Rubber Rooms Eliminated!
The UFT just announced that the Rubber Rooms will be eliminated as of September 1.
The agreement adds time lines to the contract. I didn’t take notes, so this is roughly from memory:
- Closing the Rubber Rooms (all of them!) September
- Teachers who are removed from the classroom will be reassigned within their school, or to a DoE office, or, in a few specific cases, to stay at home (1 such case is a charge of theft over $1000)
- It sounded like a slight narrowing in the definition of who will get suspended without pay (need to reread details). No one new added (certain about that).
- 60 day? Am I remembering wrong??? A 60-day enforceable (not like 18 months ago) timeline.
- A 4-week expedited time line. (This is the only loss, and it is not a real loss. The DoE currently NEVER uses the expedited process. Now they will be able to go to the shorter process when they choose – the teacher will not be involved in the decision).
This is the first pure win I have seen as a UFT member. I look for the flaws, the gaps, the secret trap-doors.
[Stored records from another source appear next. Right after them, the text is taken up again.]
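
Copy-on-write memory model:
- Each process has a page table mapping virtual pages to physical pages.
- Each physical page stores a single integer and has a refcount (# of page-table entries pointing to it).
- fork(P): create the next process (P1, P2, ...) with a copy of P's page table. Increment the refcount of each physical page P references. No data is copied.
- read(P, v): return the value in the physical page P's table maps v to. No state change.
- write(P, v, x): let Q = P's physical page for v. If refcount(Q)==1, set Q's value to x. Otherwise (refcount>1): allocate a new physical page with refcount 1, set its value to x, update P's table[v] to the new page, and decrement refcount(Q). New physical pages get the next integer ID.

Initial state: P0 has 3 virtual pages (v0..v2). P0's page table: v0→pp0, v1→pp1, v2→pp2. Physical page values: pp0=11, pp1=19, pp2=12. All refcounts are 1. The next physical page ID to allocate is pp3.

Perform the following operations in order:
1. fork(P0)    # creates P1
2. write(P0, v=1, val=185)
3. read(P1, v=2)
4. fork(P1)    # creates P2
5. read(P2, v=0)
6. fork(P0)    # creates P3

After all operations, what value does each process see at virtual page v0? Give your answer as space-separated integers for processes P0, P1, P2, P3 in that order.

Op 1: fork(P0) -> P1. 3 ppages; refcounts: pp0:2 pp1:2 pp2:2
Op 2: write(P0, v1, 185). refcount(pp1)=2>1 -> COPY to pp3. 4 ppages; refcounts: pp0:2 pp1:1 pp2:2 pp3:1
Op 3: read(P1, v2) -> 12. No state change.
Op 4: fork(P1) -> P2. 4 ppages; refcounts: pp0:3 pp1:2 pp2:3 pp3:1
Op 5: read(P2, v0) -> 11. No state change.
Op 6: fork(P0) -> P3. 4 ppages; refcounts: pp0:4 pp1:2 pp2:4 pp3:2
P0: v0 -> pp0 = 11
P1: v0 -> pp0 = 11
P2: v0 -> pp0 = 11
P3: v0 -> pp0 = 11

Answer: 11 11 11 11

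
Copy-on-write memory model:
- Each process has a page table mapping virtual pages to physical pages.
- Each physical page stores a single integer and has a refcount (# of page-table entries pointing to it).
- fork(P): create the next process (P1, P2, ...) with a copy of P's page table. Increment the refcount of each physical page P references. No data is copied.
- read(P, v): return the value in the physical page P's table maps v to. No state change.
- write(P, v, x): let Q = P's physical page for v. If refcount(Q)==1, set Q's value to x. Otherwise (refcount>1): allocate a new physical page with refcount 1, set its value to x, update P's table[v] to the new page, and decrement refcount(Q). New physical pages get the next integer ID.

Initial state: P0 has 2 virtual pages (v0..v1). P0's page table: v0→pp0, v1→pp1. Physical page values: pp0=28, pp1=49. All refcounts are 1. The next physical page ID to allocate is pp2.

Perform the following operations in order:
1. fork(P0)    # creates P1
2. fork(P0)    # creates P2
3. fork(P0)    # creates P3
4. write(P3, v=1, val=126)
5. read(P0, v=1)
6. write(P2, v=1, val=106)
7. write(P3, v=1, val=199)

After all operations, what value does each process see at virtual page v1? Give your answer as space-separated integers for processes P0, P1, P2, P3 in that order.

Op 1: fork(P0) -> P1. 2 ppages; refcounts: pp0:2 pp1:2
Op 2: fork(P0) -> P2. 2 ppages; refcounts: pp0:3 pp1:3
Op 3: fork(P0) -> P3. 2 ppages; refcounts: pp0:4 pp1:4
Op 4: write(P3, v1, 126). refcount(pp1)=4>1 -> COPY to pp2. 3 ppages; refcounts: pp0:4 pp1:3 pp2:1
Op 5: read(P0, v1) -> 49. No state change.
Op 6: write(P2, v1, 106). refcount(pp1)=3>1 -> COPY to pp3. 4 ppages; refcounts: pp0:4 pp1:2 pp2:1 pp3:1
Op 7: write(P3, v1, 199). refcount(pp2)=1 -> write in place. 4 ppages; refcounts: pp0:4 pp1:2 pp2:1 pp3:1
P0: v1 -> pp1 = 49
P1: v1 -> pp1 = 49
P2: v1 -> pp3 = 106
P3: v1 -> pp2 = 199

Answer: 49 49 106 199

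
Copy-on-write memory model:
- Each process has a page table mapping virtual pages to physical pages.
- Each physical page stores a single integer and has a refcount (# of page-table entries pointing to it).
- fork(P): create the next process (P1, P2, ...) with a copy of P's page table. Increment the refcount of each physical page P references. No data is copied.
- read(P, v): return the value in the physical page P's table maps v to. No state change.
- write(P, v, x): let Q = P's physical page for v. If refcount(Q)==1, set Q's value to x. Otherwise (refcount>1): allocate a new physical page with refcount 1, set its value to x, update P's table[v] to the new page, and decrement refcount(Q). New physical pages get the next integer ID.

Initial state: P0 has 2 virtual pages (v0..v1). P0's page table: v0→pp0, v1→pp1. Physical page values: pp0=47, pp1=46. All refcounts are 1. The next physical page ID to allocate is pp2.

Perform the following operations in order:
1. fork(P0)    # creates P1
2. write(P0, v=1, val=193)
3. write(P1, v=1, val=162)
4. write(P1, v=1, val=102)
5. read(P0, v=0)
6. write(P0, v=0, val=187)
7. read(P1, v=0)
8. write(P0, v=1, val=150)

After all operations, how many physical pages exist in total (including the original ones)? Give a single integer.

Answer: 4

Derivation:
Op 1: fork(P0) -> P1. 2 ppages; refcounts: pp0:2 pp1:2
Op 2: write(P0, v1, 193). refcount(pp1)=2>1 -> COPY to pp2. 3 ppages; refcounts: pp0:2 pp1:1 pp2:1
Op 3: write(P1, v1, 162). refcount(pp1)=1 -> write in place. 3 ppages; refcounts: pp0:2 pp1:1 pp2:1
Op 4: write(P1, v1, 102). refcount(pp1)=1 -> write in place. 3 ppages; refcounts: pp0:2 pp1:1 pp2:1
Op 5: read(P0, v0) -> 47. No state change.
Op 6: write(P0, v0, 187). refcount(pp0)=2>1 -> COPY to pp3. 4 ppages; refcounts: pp0:1 pp1:1 pp2:1 pp3:1
Op 7: read(P1, v0) -> 47. No state change.
Op 8: write(P0, v1, 150). refcount(pp2)=1 -> write in place. 4 ppages; refcounts: pp0:1 pp1:1 pp2:1 pp3:1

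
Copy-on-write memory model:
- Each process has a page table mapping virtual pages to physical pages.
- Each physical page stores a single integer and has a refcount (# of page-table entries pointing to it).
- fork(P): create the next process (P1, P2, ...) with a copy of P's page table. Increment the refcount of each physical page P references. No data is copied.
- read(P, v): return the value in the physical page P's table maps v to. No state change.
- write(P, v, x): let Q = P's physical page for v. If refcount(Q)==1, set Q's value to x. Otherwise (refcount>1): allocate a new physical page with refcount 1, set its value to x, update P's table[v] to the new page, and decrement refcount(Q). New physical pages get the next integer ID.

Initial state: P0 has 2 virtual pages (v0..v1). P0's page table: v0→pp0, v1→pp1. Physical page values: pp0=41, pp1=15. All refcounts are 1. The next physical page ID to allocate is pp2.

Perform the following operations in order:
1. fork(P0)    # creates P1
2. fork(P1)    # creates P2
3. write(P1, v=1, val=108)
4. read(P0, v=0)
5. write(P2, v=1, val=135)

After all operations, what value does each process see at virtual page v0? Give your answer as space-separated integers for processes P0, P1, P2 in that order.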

There ain’t none here.
Joel Klein’s DoE has taken “reassignment” and perverted and twisted it into a fear tactic. If you challenge an out of control principal, they can threaten to send you to the Rubber Room. Point out a contract violation? They can threaten to send you to the Rubber Room. Don’t want to give up your lunch for a meeting, participate in mandatory-voluntary per session…? You get the idea.
And that’s over. No more.
A huge obstacle to rebuilding, or building from scratch, real chapters in the scores of mini-schools – the threat of being rubber roomed – that obstacle is history.
I often say that we should be judged not only on what we do for the average teacher, but on how we protect our weakest and most vulnerable. Our newest teachers (who are covered by this agreement, with or without tenure), our senior teachers, and our targeted teachers. It has been a point of embarrassment that this union has sometimes not looked out for our weakest. But today Michael Mulgrew has delivered for our most vulnerable, and really, for all of us.
That’s amazing news!
Any idea how that works for those who are appealing a firing but do not have tenure? While they won’t benefit from being paid during the investigations, will they benefit from a faster process as well? Having to wait a year or so to find out if you do (or most likely don’t considering the bias of the DoE) win an appeal is still horribly unfair.